A suicide attempt is the most potent predictor of future suicidal behavior, yet little is known about how to manage and respond to reports of attempt histories in hospitalized medical patients. This study aims to describe the prevalence and characteristics of pediatric and adult medical inpatients who report a past suicide attempt.
Participants were medical inpatients, aged 10–93 years, enrolled in two suicide risk screening instrument validation studies. Participants completed the Ask Suicide-Screening Questions (ASQ) and the Patient Health Questionnaire (PHQ).
A total of 1324 medical inpatients (624 pediatric, 700 adult) completed the ASQ, with 114 participants (8.6%) reporting a past suicide attempt (51 pediatric; 63 adults).

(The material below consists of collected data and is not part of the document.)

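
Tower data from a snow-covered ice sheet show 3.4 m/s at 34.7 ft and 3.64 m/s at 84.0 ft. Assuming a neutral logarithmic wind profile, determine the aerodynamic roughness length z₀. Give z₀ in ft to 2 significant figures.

z₀ ≈ 0.00013 ft

Log law: V(z) ∝ ln(z/z₀). With r = V₁/V₂ = 3.4/3.64 = 0.93407,
r · ln(z₂/z₀) = ln(z₁/z₀) ⇒ ln z₀ = (ln z₁ − r·ln z₂)/(1 − r)
ln z₀ = (3.54674 − 0.93407×4.43082) / 0.06593 = -8.9777
z₀ = exp(-8.9777) = 0.0001262 ft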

Comparing youth to adults, there was no significant difference between attempt rates (χ2=0.29, p = 0.59). Youth with a past attempt were significantly more likely to report past week suicidal ideation (OR = 28.22; 95% CI = 5.90, 135.06) and have a history of mental health care (OR = 9.11; 95% CI = 2.59–32.10), compared to those without a past attempt. Adults with a past attempt were significantly more likely to screen positive for depression, compared to those without attempt histories (OR = 5.00; 95% CI = 2.31–10.83).
Nearly 9% of hospitalized medical patients endorsed a past suicide attempt when screened. Since adolescence is a critical time for detecting suicide risk, screening that includes past suicidal behavior may be an important means to identify youth with recent suicidal thoughts. By assessing recency of suicide attempts in adults, medical settings may optimize the effectiveness of how positive suicide risk screens are managed.